From an early age she took an interest in journalism and used multiple pseudonyms such as "Pancha Remolino and "Demetrio Rueda". Afterward she identified herself with the pseudonym "Serafina Quinteras" and used it for several decades in a collaboration with "El Comercio", a daily newspaper from Peru. She chose the name, because she admired the famous Spanish theater authors Serafin and Joaquin Alvarez Quintero.
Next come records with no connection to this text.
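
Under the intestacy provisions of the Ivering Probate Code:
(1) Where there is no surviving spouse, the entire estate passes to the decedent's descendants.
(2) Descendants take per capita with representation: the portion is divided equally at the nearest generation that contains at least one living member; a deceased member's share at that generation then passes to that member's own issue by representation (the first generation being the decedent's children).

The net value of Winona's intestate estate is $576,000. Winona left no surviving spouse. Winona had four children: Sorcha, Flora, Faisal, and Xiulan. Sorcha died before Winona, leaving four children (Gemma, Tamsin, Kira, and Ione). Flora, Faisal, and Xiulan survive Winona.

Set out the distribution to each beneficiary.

Gemma: $36,000; Tamsin: $36,000; Kira: $36,000; Ione: $36,000; Flora: $144,000; Faisal: $144,000; Xiulan: $144,000

The entire $576,000 passes to the descendants.
That amount ($576,000) is divided into 4 shares of $144,000: Flora, Faisal, and Xiulan each take $144,000; Sorcha's $144,000 share passes to Sorcha's issue.
Sorcha's share ($144,000) is divided into 4 shares of $36,000: Gemma, Tamsin, Kira, and Ione each take $36,000.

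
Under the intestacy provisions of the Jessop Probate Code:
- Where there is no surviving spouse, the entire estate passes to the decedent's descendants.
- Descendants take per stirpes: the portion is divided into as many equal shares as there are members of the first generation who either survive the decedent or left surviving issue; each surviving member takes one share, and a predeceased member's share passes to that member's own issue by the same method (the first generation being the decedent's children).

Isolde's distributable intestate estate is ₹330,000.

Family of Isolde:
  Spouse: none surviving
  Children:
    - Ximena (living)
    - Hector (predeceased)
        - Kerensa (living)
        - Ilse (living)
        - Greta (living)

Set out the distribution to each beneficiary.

The entire ₹330,000 passes to the descendants.
That amount (₹330,000) is divided into 2 shares of ₹165,000: Ximena takes ₹165,000; Hector's ₹165,000 share passes to Hector's issue.
Hector's share (₹165,000) is divided into 3 shares of ₹55,000: Kerensa, Ilse, and Greta each take ₹55,000.

Ximena: ₹165,000; Kerensa: ₹55,000; Ilse: ₹55,000; Greta: ₹55,000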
Along with Esmeralda, her cousin Emma Castro Pervuli also assumed the pseudonym Joaquina Quinteras, and together they began a career in Peruvian Creole music by composing their first songs like "El Ermitaño", "Todo y Nada" and their largest success was the vals "Muñeca Rota" and "Parlamanías".

Her daughter, Blanca Varela, was also a notable poet.

== Awards and honors ==
Marking the second century of freedom in Peru, the Ministry of Culture made a tribute to Serafina Quinteras, alongside other authors on the 27th of September 2020.

She also received a golden medal for her contribution to music in 1996, given by the National Council of Women. She also received the Orden del Sol in the year 2000.